DaveWatson · ‎02-06-2020

We have been having issues with Hub and Open Data related to large data sets. Once we add large data sets to Open Data they fail to download. These would include our parcel and contour data. We have had an incident open with ESRI for almost a year with no resolution.

Has anyone else experienced this?

Thanks!

Anonymous User · ‎02-06-2020

Can you send us a link to the problematic dataset?

If you aren't comfortable putting it here feel free to email me at ghudgins@esri.com

DaveWatson · ‎02-06-2020

https://gis-countyofdane.opendata.arcgis.com/datasets/parcels-2016

I just attempted to pull 518 records and it is still working.
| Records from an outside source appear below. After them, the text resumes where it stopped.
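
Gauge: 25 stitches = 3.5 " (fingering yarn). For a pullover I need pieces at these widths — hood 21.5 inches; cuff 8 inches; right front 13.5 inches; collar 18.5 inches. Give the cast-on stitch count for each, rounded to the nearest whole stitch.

Rate = 25/3.5 = 7.143 sts per in.
hood: 21.5 × 7.143 = 153.57 → 154.
cuff: 8 × 7.143 = 57.14 → 57.
right front: 13.5 × 7.143 = 96.43 → 96.
collar: 18.5 × 7.143 = 132.14 → 132.

hood 154; cuff 57; right front 96; collar 132.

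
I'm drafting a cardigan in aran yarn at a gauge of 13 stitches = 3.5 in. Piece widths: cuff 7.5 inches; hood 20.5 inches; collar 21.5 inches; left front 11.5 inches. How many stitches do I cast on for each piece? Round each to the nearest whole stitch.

Rate = 13/3.5 = 3.714 sts per in.
cuff: 7.5 × 3.714 = 27.86 → 28.
hood: 20.5 × 3.714 = 76.14 → 76.
collar: 21.5 × 3.714 = 79.86 → 80.
left front: 11.5 × 3.714 = 42.71 → 43.

cuff 28; hood 76; collar 80; left front 43.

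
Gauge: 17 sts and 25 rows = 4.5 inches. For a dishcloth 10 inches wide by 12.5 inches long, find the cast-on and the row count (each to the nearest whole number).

Cast on 38 stitches and work 69 rows.

Stitch gauge = 17/4.5 = 3.778 sts/in; 10 × 3.778 = 37.78 → 38 sts.
Row gauge = 25/4.5 = 5.556 rows/in; 12.5 × 5.556 = 69.44 → 69 rows.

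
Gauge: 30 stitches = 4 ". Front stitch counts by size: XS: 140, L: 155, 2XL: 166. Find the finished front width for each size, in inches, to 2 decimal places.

30/4 = 7.5 sts per in.
XS: 140 / 7.5 = 18.667 → 18.67 in.
L: 155 / 7.5 = 20.667 → 20.67 in.
2XL: 166 / 7.5 = 22.133 → 22.13 in.

XS 18.67 inches; L 20.67 inches; 2XL 22.13 inches.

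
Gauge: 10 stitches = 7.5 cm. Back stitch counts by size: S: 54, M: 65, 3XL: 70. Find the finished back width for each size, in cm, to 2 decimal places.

10/7.5 = 1.333 sts per cm.
S: 54 / 1.333 = 40.500 → 40.50 cm.
M: 65 / 1.333 = 48.750 → 48.75 cm.
3XL: 70 / 1.333 = 52.500 → 52.50 cm.

S 40.50 cm; M 48.75 cm; 3XL 52.50 cm.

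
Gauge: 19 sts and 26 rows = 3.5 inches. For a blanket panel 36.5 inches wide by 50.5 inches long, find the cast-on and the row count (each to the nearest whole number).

Cast on 198 stitches and work 375 rows.

Stitch gauge = 19/3.5 = 5.429 sts/in; 36.5 × 5.429 = 198.14 → 198 sts.
Row gauge = 26/3.5 = 7.429 rows/in; 50.5 × 7.429 = 375.14 → 375 rows.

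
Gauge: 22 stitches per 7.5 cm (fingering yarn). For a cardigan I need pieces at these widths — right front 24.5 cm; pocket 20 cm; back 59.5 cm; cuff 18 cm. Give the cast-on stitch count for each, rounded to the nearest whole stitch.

Rate = 22/7.5 = 2.933 sts per cm.
right front: 24.5 × 2.933 = 71.87 → 72.
pocket: 20 × 2.933 = 58.67 → 59.
back: 59.5 × 2.933 = 174.53 → 175.
cuff: 18 × 2.933 = 52.80 → 53.

right front 72; pocket 59; back 175; cuff 53.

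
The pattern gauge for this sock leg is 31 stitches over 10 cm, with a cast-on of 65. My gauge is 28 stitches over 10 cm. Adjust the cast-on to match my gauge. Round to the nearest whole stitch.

Cast on 59 stitches.

Scale factor = 28 / 31 = 0.903.
65 × 28 / 31 = 58.71 sts.
→ 59 sts.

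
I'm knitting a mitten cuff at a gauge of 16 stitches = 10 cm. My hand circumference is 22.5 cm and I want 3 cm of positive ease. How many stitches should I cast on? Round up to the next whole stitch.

Finished = 22.5 + 3 = 25.5 cm.
16 / 10 = 1.6 sts per cm.
25.50 × 1.6 = 40.80 sts.
→ 41 sts.

CO 41 sts.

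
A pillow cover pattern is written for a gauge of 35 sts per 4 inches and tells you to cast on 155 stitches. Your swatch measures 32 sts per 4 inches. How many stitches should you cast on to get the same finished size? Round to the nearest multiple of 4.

Scale factor = 32 / 35 = 0.914.
155 × 32 / 35 = 141.71 sts.
→ 140 sts.

140 stitches.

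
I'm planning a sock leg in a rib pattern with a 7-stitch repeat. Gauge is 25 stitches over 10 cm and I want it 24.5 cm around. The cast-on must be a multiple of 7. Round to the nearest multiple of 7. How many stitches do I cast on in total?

CO 63 sts.

25 / 10 = 2.5 sts per cm.
24.5 × 2.5 = 61.25 sts.
Nearest multiple of 7: 63.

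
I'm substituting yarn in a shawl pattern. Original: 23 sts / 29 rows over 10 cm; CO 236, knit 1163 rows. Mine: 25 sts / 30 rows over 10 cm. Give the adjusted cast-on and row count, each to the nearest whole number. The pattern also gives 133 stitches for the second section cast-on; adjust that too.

Stitches: 236 × 25/23 = 256.52 → 257.
Rows: 1163 × 30/29 = 1203.10 → 1203.
second section cast-on: 133 × 25/23 = 144.57 → 145.

Cast on 257 stitches; work 1203 rows; second section cast-on 145 stitches.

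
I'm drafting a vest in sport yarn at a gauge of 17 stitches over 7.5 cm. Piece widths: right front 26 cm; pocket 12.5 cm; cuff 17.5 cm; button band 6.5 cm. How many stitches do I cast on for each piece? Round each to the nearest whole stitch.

right front 59; pocket 28; cuff 40; button band 15.

Rate = 17/7.5 = 2.267 sts per cm.
right front: 26 × 2.267 = 58.93 → 59.
pocket: 12.5 × 2.267 = 28.33 → 28.
cuff: 17.5 × 2.267 = 39.67 → 40.
button band: 6.5 × 2.267 = 14.73 → 15.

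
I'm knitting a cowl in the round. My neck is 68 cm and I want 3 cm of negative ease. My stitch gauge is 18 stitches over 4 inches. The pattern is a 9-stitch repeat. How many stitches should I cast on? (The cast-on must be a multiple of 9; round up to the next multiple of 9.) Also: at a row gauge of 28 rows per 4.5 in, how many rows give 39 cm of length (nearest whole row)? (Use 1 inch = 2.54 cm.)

Finished = 68 − 3 = 65 cm.
65 cm × 1/2.54 = 25.59 inches.
18/4 = 4.5 sts per in; 25.59 × 4.5 = 115.16 sts.
Next multiple of 9 → 117.
39 cm = 15.35 inches; × 6.222 = 95.54 → 96 rows.

Cast on 117 stitches; work 96 rows.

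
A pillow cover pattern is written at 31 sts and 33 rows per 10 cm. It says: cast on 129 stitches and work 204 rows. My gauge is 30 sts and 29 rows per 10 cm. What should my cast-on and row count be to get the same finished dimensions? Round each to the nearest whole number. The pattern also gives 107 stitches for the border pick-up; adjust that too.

Cast on 125 stitches; work 179 rows; border pick-up 104 stitches.

Stitches: 129 × 30/31 = 124.84 → 125.
Rows: 204 × 29/33 = 179.27 → 179.
border pick-up: 107 × 30/31 = 103.55 → 104.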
We had to remove the share for Contours and current parcels due to the cache refresh killing our data server.

Thanks,

Dave

Anonymous User · ‎02-06-2020

Hi Dave,

Sorry to hear you've been having longstanding issues with downloads. We’re making a few improvements to the download experience, on both the backend and in the UI. First, we're wrapping up a months-long project to improve our support for large datasets and are planning to release the update within the next 4-6 weeks. Second, we're updating the dataset page to surface more information about the caching process and when caching takes longer than a few seconds, adding alerts so that users can come back when downloads are ready.
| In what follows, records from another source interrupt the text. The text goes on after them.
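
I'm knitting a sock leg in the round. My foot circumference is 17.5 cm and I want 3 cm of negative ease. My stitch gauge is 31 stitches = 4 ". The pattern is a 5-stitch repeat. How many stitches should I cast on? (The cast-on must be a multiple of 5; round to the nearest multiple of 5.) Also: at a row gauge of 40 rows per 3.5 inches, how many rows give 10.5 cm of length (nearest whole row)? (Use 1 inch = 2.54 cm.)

Cast on 45 stitches; work 47 rows.

Finished = 17.5 − 3 = 14.5 cm.
14.5 cm × 1/2.54 = 5.71 inches.
31/4 = 7.75 sts per in; 5.71 × 7.75 = 44.24 sts.
Nearest multiple of 5 → 45.
10.5 cm = 4.13 inches; × 11.429 = 47.24 → 47 rows.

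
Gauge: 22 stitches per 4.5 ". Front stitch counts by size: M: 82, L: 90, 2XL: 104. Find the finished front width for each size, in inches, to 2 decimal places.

22/4.5 = 4.889 sts per in.
M: 82 / 4.889 = 16.773 → 16.77 in.
L: 90 / 4.889 = 18.409 → 18.41 in.
2XL: 104 / 4.889 = 21.273 → 21.27 in.

M 16.77 inches; L 18.41 inches; 2XL 21.27 inches.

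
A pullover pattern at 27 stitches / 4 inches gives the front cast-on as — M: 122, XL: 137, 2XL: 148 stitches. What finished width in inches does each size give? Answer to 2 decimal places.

27/4 = 6.75 sts per in.
M: 122 / 6.75 = 18.074 → 18.07 in.
XL: 137 / 6.75 = 20.296 → 20.30 in.
2XL: 148 / 6.75 = 21.926 → 21.93 in.

M 18.07 inches; XL 20.30 inches; 2XL 21.93 inches.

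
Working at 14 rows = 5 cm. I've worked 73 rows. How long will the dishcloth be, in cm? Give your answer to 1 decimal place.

14 rows / 5 cm = 2.8 rows per cm.
73 / 2.8 = 26.07 cm.

26.1 cm.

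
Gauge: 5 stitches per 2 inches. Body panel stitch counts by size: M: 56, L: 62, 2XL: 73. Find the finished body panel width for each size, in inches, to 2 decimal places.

M 22.40 inches; L 24.80 inches; 2XL 29.20 inches.

5/2 = 2.5 sts per in.
M: 56 / 2.5 = 22.400 → 22.40 in.
L: 62 / 2.5 = 24.800 → 24.80 in.
2XL: 73 / 2.5 = 29.200 → 29.20 in.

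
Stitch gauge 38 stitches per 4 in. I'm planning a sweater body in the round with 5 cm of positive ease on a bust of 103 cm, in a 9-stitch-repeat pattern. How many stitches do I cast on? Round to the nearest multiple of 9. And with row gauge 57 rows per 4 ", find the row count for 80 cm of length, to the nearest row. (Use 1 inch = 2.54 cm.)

Cast on 405 stitches; work 449 rows.

Finished = 103 + 5 = 108 cm.
108 cm × 1/2.54 = 42.52 inches.
38/4 = 9.5 sts per in; 42.52 × 9.5 = 403.94 sts.
Nearest multiple of 9 → 405.
80 cm = 31.50 inches; × 14.25 = 448.82 → 449 rows.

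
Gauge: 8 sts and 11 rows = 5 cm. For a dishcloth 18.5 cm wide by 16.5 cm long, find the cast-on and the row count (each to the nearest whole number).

Stitch gauge = 8/5 = 1.6 sts/cm; 18.5 × 1.6 = 29.60 → 30 sts.
Row gauge = 11/5 = 2.2 rows/cm; 16.5 × 2.2 = 36.30 → 36 rows.

Cast on 30 stitches and work 36 rows.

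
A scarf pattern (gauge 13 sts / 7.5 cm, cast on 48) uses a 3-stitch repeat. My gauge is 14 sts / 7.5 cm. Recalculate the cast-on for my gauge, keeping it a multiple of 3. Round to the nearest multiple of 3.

48 × 14 / 13 = 51.69.
Nearest multiple of 3: 51.

51 stitches.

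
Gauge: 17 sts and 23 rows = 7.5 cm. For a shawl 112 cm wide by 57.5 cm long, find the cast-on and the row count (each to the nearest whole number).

Stitch gauge = 17/7.5 = 2.267 sts/cm; 112 × 2.267 = 253.87 → 254 sts.
Row gauge = 23/7.5 = 3.067 rows/cm; 57.5 × 3.067 = 176.33 → 176 rows.

Cast on 254 stitches and work 176 rows.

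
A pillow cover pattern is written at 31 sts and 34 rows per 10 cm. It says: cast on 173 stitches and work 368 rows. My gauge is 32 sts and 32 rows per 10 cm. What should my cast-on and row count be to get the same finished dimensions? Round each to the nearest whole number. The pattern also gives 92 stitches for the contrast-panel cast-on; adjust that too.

Cast on 179 stitches; work 346 rows; contrast-panel cast-on 95 stitches.

Stitches: 173 × 32/31 = 178.58 → 179.
Rows: 368 × 32/34 = 346.35 → 346.
contrast-panel cast-on: 92 × 32/31 = 94.97 → 95.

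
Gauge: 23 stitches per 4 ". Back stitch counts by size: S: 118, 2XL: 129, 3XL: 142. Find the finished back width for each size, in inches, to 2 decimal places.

23/4 = 5.75 sts per in.
S: 118 / 5.75 = 20.522 → 20.52 in.
2XL: 129 / 5.75 = 22.435 → 22.43 in.
3XL: 142 / 5.75 = 24.696 → 24.70 in.

S 20.52 inches; 2XL 22.43 inches; 3XL 24.70 inches.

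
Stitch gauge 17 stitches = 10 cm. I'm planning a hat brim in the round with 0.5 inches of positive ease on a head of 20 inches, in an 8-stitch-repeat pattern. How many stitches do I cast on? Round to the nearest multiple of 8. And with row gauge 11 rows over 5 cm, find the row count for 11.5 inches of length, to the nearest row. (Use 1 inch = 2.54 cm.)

Finished = 20 + 0.5 = 20.5 inches.
20.5 inches × 2.54 = 52.07 cm.
17/10 = 1.7 sts per cm; 52.07 × 1.7 = 88.52 sts.
Nearest multiple of 8 → 88.
11.5 inches = 29.21 cm; × 2.2 = 64.26 → 64 rows.

Cast on 88 stitches; work 64 rows.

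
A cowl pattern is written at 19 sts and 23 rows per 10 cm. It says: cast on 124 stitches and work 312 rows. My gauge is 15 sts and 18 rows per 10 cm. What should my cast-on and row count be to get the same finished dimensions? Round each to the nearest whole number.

Cast on 98 stitches; work 244 rows.

Stitches: 124 × 15/19 = 97.89 → 98.
Rows: 312 × 18/23 = 244.17 → 244.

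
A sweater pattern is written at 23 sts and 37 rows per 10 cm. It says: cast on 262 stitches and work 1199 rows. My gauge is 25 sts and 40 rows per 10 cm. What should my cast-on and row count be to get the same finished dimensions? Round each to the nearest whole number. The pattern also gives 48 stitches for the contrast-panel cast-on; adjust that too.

Cast on 285 stitches; work 1296 rows; contrast-panel cast-on 52 stitches.

Stitches: 262 × 25/23 = 284.78 → 285.
Rows: 1199 × 40/37 = 1296.22 → 1296.
contrast-panel cast-on: 48 × 25/23 = 52.17 → 52.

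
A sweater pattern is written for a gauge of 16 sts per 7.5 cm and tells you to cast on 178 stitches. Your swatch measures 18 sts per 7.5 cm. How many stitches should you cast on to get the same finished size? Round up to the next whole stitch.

Scale factor = 18 / 16 = 1.125.
178 × 18 / 16 = 200.25 sts.
→ 201 sts.

201 stitches.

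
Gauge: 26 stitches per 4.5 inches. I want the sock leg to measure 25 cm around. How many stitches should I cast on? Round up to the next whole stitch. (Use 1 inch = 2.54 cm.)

25 cm = 9.84 in.
26 stitches / 4.5 in = 5.778 stitches per inch.
9.84 × 5.778 = 56.87 stitches.
Round up → 57.

57 stitches.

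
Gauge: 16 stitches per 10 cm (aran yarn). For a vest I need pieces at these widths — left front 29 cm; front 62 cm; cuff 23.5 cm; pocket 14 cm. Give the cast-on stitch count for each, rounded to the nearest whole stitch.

Rate = 16/10 = 1.6 sts per cm.
left front: 29 × 1.6 = 46.40 → 46.
front: 62 × 1.6 = 99.20 → 99.
cuff: 23.5 × 1.6 = 37.60 → 38.
pocket: 14 × 1.6 = 22.40 → 22.

left front 46; front 99; cuff 38; pocket 22.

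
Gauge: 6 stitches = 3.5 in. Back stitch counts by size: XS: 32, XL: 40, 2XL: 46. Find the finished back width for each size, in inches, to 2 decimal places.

XS 18.67 inches; XL 23.33 inches; 2XL 26.83 inches.

6/3.5 = 1.714 sts per in.
XS: 32 / 1.714 = 18.667 → 18.67 in.
XL: 40 / 1.714 = 23.333 → 23.33 in.
2XL: 46 / 1.714 = 26.833 → 26.83 in.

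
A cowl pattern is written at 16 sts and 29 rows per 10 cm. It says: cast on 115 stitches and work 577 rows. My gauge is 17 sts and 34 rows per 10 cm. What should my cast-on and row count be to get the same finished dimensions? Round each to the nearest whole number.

Stitches: 115 × 17/16 = 122.19 → 122.
Rows: 577 × 34/29 = 676.48 → 676.

Cast on 122 stitches; work 676 rows.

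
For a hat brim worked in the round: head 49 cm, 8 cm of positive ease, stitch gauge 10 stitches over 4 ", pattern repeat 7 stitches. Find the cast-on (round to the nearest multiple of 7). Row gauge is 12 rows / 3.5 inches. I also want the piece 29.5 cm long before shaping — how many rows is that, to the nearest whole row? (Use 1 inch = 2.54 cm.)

Finished = 49 + 8 = 57 cm.
57 cm × 1/2.54 = 22.44 inches.
10/4 = 2.5 sts per in; 22.44 × 2.5 = 56.10 sts.
Nearest multiple of 7 → 56.
29.5 cm = 11.61 inches; × 3.429 = 39.82 → 40 rows.

Cast on 56 stitches; work 40 rows.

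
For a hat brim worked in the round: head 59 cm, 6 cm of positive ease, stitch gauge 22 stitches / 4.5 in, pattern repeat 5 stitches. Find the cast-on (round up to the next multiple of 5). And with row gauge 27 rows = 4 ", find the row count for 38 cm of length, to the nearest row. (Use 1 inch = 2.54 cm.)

Cast on 130 stitches; work 101 rows.

Finished = 59 + 6 = 65 cm.
65 cm × 1/2.54 = 25.59 inches.
22/4.5 = 4.889 sts per in; 25.59 × 4.889 = 125.11 sts.
Next multiple of 5 → 130.
38 cm = 14.96 inches; × 6.75 = 100.98 → 101 rows.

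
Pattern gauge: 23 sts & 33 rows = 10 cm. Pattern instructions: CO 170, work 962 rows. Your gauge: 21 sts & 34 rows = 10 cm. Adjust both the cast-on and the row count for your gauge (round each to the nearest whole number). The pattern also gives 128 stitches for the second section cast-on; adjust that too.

Stitches: 170 × 21/23 = 155.22 → 155.
Rows: 962 × 34/33 = 991.15 → 991.
second section cast-on: 128 × 21/23 = 116.87 → 117.

Cast on 155 stitches; work 991 rows; second section cast-on 117 stitches.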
In the meantime, we've looked at the dataset you link above and were wondering if you could try making some adjustments to the service to see if that helps mitigate the issue a bit. The error message we're observing is typically addressed by reducing the max record count for your service. You currently have it set at 1000, but given the complexity of your geometries and number of fields I would recommend trying 250 or 100.

Try that and let me know what you see.

Thanks,

Patrick

DaveWatson · ‎02-07-2020

Okay so I changed the max record count on historical parcels to 250 and changed the max sample size to 50K. I’ll try 2016 parcels again.

I am working on my morning email to Don.

This is what I am thinking. They ‘reset’ our cloud store again. The largest dataset that we have on open data would be parcels. The rest will have to wait or go to the zip file solution.

Anonymous User · ‎02-07-2020

We tested your data on one of our servers and the caching failed when maxRecordCount was set to 250. 100 worked much better and successfully cached in <30min which seems like an improvement.

As others have probably mentioned, this dataset, while large in both a record count and field sense, also seems incredibly complex geometry-wise. Have you considered simplifying the geometry a bit? In most of our tests things slow down ~245k records in, which leads us to think there's one record that may have a large amount of vertices.

DaveWatson · ‎02-07-2020

Ha, I was just testing the max count at 250. I will make the change to 100 and run a test. Would there be any benefit in modifying the Max sample size variable?